Get Existing Fans to Stream Your Music For Algorithmic Playlists
Obviously you want to get more streams from existing fans, but how this is done can actually have a direct effect on whether or not you end up in the algorithmic playlists. Spotify has an algorithm much like Google has a search algorithm and it determines what gets served up on listeners’ algorithm generated playlists (i.e., Discover Weekly and Release Radar). A listener who follows you on Spotify, saves a track, listens to the whole track without skipping or adds a track to their own playlists is someone who will be more interested in your band and your song(s). While no one outside of Spotify is certain of the exact algorithm (but it is likely very complex!) these indicators of interest seem to have a great deal of influence. Our experience has been that by asking your fans to not just listen but more deeply engage with your songs and profile it can help increase your odds.

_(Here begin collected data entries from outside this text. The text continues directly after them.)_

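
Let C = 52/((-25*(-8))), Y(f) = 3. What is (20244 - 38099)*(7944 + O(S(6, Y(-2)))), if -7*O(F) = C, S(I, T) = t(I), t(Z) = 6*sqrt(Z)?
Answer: -9928761977/70 ≈ -1.4184e+8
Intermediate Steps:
C = 13/50 (C = 52/200 = 52*(1/200) = 13/50 ≈ 0.26000)
S(I, T) = 6*sqrt(I)
O(F) = -13/350 (O(F) = -1/7*13/50 = -13/350)
(20244 - 38099)*(7944 + O(S(6, Y(-2)))) = (20244 - 38099)*(7944 - 13/350) = -17855*2780387/350 = -9928761977/70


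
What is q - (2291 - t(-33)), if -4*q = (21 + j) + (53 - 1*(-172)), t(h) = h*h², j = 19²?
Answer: -153519/4 ≈ -38380.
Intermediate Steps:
j = 361
t(h) = h³
q = -607/4 (q = -((21 + 361) + (53 - 1*(-172)))/4 = -(382 + (53 + 172))/4 = -(382 + 225)/4 = -¼*607 = -607/4 ≈ -151.75)
q - (2291 - t(-33)) = -607/4 - (2291 - 1*(-33)³) = -607/4 - (2291 - 1*(-35937)) = -607/4 - (2291 + 35937) = -607/4 - 1*38228 = -607/4 - 38228 = -153519/4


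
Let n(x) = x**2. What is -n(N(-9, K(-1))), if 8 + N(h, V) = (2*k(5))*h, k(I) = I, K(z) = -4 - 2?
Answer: -9604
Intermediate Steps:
K(z) = -6
N(h, V) = -8 + 10*h (N(h, V) = -8 + (2*5)*h = -8 + 10*h)
-n(N(-9, K(-1))) = -(-8 + 10*(-9))**2 = -(-8 - 90)**2 = -1*(-98)**2 = -1*9604 = -9604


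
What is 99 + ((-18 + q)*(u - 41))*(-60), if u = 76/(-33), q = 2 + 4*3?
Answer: -113231/11 ≈ -10294.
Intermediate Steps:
q = 14 (q = 2 + 12 = 14)
u = -76/33 (u = 76*(-1/33) = -76/33 ≈ -2.3030)
99 + ((-18 + q)*(u - 41))*(-60) = 99 + ((-18 + 14)*(-76/33 - 41))*(-60) = 99 - 4*(-1429/33)*(-60) = 99 + (5716/33)*(-60) = 99 - 114320/11 = -113231/11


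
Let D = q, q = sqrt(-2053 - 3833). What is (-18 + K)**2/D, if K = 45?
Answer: -81*I*sqrt(654)/218 ≈ -9.502*I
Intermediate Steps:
q = 3*I*sqrt(654) (q = sqrt(-5886) = 3*I*sqrt(654) ≈ 76.72*I)
D = 3*I*sqrt(654) ≈ 76.72*I
(-18 + K)**2/D = (-18 + 45)**2/((3*I*sqrt(654))) = 27**2*(-I*sqrt(654)/1962) = 729*(-I*sqrt(654)/1962) = -81*I*sqrt(654)/218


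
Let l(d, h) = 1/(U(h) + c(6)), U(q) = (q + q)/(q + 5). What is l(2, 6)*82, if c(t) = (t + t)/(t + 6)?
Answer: 902/23 ≈ 39.217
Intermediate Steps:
c(t) = 2*t/(6 + t) (c(t) = (2*t)/(6 + t) = 2*t/(6 + t))
U(q) = 2*q/(5 + q) (U(q) = (2*q)/(5 + q) = 2*q/(5 + q))
l(d, h) = 1/(1 + 2*h/(5 + h)) (l(d, h) = 1/(2*h/(5 + h) + 2*6/(6 + 6)) = 1/(2*h/(5 + h) + 2*6/12) = 1/(2*h/(5 + h) + 2*6*(1/12)) = 1/(2*h/(5 + h) + 1) = 1/(1 + 2*h/(5 + h)))
l(2, 6)*82 = ((5 + 6)/(5 + 3*6))*82 = (11/(5 + 18))*82 = (11/23)*82 = 902/23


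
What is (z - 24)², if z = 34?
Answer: 100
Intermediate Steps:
(z - 24)² = (34 - 24)² = 10² = 100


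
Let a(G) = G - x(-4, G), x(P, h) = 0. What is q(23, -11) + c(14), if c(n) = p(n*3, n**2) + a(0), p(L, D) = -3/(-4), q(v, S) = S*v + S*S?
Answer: -525/4 ≈ -131.25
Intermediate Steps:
q(v, S) = S**2 + S*v (q(v, S) = S*v + S**2 = S**2 + S*v)
a(G) = G (a(G) = G - 1*0 = G + 0 = G)
p(L, D) = 3/4 (p(L, D) = -3*(-1/4) = 3/4)
c(n) = 3/4 (c(n) = 3/4 + 0 = 3/4)
q(23, -11) + c(14) = -11*(-11 + 23) + 3/4 = -11*12 + 3/4 = -132 + 3/4 = -525/4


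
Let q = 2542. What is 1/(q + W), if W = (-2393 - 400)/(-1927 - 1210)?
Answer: 3137/7977047 ≈ 0.00039325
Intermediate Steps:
W = 2793/3137 (W = -2793/(-3137) = -2793*(-1/3137) = 2793/3137 ≈ 0.89034)
1/(q + W) = 1/(2542 + 2793/3137) = 1/(7977047/3137) = 3137/7977047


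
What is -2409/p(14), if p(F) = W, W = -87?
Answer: 803/29 ≈ 27.690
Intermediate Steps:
p(F) = -87
-2409/p(14) = -2409/(-87) = -2409*(-1/87) = 803/29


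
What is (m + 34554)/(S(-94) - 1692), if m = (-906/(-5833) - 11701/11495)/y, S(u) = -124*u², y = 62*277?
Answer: -2094195094376063/66506845960657960 ≈ -0.031488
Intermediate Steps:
y = 17174
m = -3044077/60606444910 (m = (-906/(-5833) - 11701/11495)/17174 = (-906*(-1/5833) - 11701*1/11495)*(1/17174) = (906/5833 - 11701/11495)*(1/17174) = -3044077/3528965*1/17174 = -3044077/60606444910 ≈ -5.0227e-5)
(m + 34554)/(S(-94) - 1692) = (-3044077/60606444910 + 34554)/(-124*(-94)² - 1692) = 2094195094376063/(60606444910*(-124*8836 - 1692)) = 2094195094376063/(60606444910*(-1095664 - 1692)) = (2094195094376063/60606444910)/(-1097356) = (2094195094376063/60606444910)*(-1/1097356) = -2094195094376063/66506845960657960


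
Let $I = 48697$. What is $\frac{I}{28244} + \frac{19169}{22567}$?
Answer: $\frac{1640354435}{637382348} \approx 2.5736$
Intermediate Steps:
$\frac{I}{28244} + \frac{19169}{22567} = \frac{48697}{28244} + \frac{19169}{22567} = \frac{1640354435}{637382348}$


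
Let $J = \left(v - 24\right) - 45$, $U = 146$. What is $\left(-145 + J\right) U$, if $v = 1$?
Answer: $-31098$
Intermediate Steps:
$J = -68$ ($J = \left(1 - 24\right) - 45 = -23 - 45 = -68$)
$\left(-145 + J\right) U = \left(-145 - 68\right) 146 = \left(-213\right) 146 = -31098$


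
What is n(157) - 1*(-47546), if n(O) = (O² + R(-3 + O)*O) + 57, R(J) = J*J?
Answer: 3795664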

Most music distributors now offer Pre-Saves that allow users interested in your music to save a new release so it goes directly into their library on release date. These can influence the algorithmic playlists as well.
Pitch Directly to Spotify
As of 2018 Spotify allowed all artists to directly petition their curators for placement. Spotify has an estimated 5,000 playlists that they own and operate so submitting is a no brainer. In Spotify for artists you log in to or sign up for the service on a desktop. The submission process only works for unreleased music and has to be submitted at least seven days in advance which is all the more reason to give yourself extra time when ingesting your material with your distributor. You then head over to find unreleased music either under the home menu, in your discography in the profile tab, or under upcoming under the catalog menu. Submitting your music this way will also make people who already follow you on Spotify get the new release in their release radar playlist.
Finding and Pitching Independent Playlists
The first step is to find playlists, which is much easier said than done. Other than asking other musicians about they playlists they are a part of (or the playlists they follow), we have found that one of the most effective tools for getting information on playlists and the artists in those playlists is through a site called Chartmetric.io. (We have neither a vested interest nor relationship with Chartmetric but are a fan of their service, even their free product!) Chartmetric does provide contact information on some playlist owners, but not many.
Once you’ve identified target playlists, you need to find the people who program them. This can be a challenge, but it is do-able. Some want to be found, and it’s as simple as googling their Spotify name. One such example is Alex Rainbird who we interviewed not long ago and you can read about his perspective here: https://musicconsultant.com/music-marketing/indie-compilations-and-playlist-marketing
Others have profile images, and these curators can be found by taking their profile photos and doing reverse image searches on google to try to locate these people on social media. It does feel a bit stalker-ish, but we’ve known several artists who have done this successfully!
Once you find how to contact these people, then it’s all in the approach. We won’t elaborate here, but if you want some tips on writing cold emails to gatekeepers you can check that out at the following link: https://musicconsultant.com/music-marketing/email-kiss-from-ugly-stranger/
Above all, remember that persistence is key. Happy hunting!